En effet, dès lors que le permis de construire obtenu par Monsieur K n’autorisait la construction que de deux logements, la réalisation d’un troisième logement imposai immanquablement, au regard des dispositions du plan local d’urbanisme, la réalisation d’un total de onze places de stationnement et non six comme réalisées.
C’est dans ces circonstances que Monsieur K a été condamné par le Tribunal Correctionnel.
Monsieur K a alors interjeté appel puis s’est pourvu en cassation.
Monsieur K entendait soulever un certain nombre d’arguments pour justifier que la démolition n’était pas fondée.
Il venait notamment contester l’idée suivant laquelle la mairie pouvait se constituer partie civile et venir réclamer une mise en état qui lui était préjudiciable.
Il soutenait notamment qu’à compter de la date de réception en mairie de la déclaration d'achèvement, l'autorité compétente disposait d'un délai de trois mois pour contester la conformité des travaux au permis de construire de telle sorte que les délais étant écoulés il ne pouvait plus en être fait grief.
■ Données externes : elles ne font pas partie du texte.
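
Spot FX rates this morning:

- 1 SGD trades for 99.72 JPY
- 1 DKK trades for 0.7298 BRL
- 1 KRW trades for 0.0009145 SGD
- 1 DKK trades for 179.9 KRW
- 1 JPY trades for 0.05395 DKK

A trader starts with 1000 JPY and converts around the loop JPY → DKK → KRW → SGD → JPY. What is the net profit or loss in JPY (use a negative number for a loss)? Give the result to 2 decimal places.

1000 JPY × 0.05395 = 53.95 DKK
53.95 DKK × 179.9 = 9705.605 KRW
9705.605 KRW × 0.0009145 = 8.8757757725 SGD
8.8757757725 SGD × 99.72 = 885.0923600337 JPY
Net change: 885.0923600337 − 1000 = -114.9076399663 JPY

-114.91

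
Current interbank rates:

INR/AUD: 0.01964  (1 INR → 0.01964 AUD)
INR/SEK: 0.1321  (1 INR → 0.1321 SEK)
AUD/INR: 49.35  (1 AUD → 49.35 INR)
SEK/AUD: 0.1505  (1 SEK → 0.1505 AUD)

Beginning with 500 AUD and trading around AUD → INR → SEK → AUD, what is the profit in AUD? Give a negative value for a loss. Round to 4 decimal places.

-9.4351

500 AUD × 49.35 = 24675 INR
24675 INR × 0.1321 = 3259.5675 SEK
3259.5675 SEK × 0.1505 = 490.56490875 AUD
Net change: 490.56490875 − 500 = -9.43509125 AUD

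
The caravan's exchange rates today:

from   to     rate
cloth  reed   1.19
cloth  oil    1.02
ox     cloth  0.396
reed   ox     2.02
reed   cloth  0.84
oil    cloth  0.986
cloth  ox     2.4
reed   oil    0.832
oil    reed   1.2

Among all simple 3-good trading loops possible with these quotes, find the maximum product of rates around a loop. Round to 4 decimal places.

reed→cloth→oil→reed: 0.84 × 1.02 × 1.2 = 1.02816
reed→oil→cloth→reed: 0.832 × 0.986 × 1.19 = 0.97622
reed→ox→cloth→reed: 2.02 × 0.396 × 1.19 = 0.95190
Maximum is reed→cloth→oil→reed at 1.0282; arbitrage exists.

1.0282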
A bien y comprendre, lorsque le bénéficiaire d'un permis a adressé au maire de la commune une déclaration attestant l'achèvement et la conformité des travaux réalisés en vertu de cette autorisation, l'autorité compétente ne pourrait plus en contester la conformité au permis si elle ne l'a pas fait dans le délai réglementaire, ni exiger du propriétaire qui envisage d'entreprendre de nouveaux travaux sur la construction qu'il présente une demande de permis portant sur des éléments de la construction existante, au motif que celle-ci aurait été édifiée sans respecter le permis de construire précédemment obtenu.
Il soutenait également qu'aux termes de l'article R. 421-13 du Code de l'Urbanisme, les travaux exécutés sur des constructions existantes sont dispensés de toute formalité au titre du Code de l'Urbanisme à l'exception des travaux mentionnés aux articles R. 421-14 à R. 421-16, qui sont soumis à permis de construire et des travaux mentionnés à l'article R. 421-17, qui doivent faire l'objet d'une déclaration préalable.
Il soutenait enfin que la loi pénale est d'interprétation stricte, de telle sorte qu'aux termes de l'article R. 421-14 du Code de l'Urbanisme, ne sont, par exception, soumis à l'obtention préalable d'un permis de construire que les travaux effectués sur des constructions existantes relevant de quatre catégories limitativement énumérées.
Monsieur K reprochait à la Cour d'Appel d’avoir retenu à tort que les travaux litigieux qu’il avait accompli affectait une construction nouvelle qui n'avait pas encore été achevée conformément au permis de construire obtenu de telle que quand le délai réglementaire de non-contestation de conformité de trois mois s'était écoulé sans qu'une contestation ait été élevée, cela faisait obstacle à ce qu'un permis de construire modificatif soit être délivré.
Il était également reproché à la Cour d'Appel de ne pas avoir recherché si les travaux litigieux étaient de ceux qui nécessitaient un permis de construire ou une déclaration préalable et de l’avoir sanctionné pour avoir créé un troisième logement au lieu des deux prévus dans le permis de construire délivré le 11 juin 2013 sans avoir constaté que les travaux litigieux entraient dans l'une des catégories prévues à l'article R. 421-14 du Code de l'Urbanisme.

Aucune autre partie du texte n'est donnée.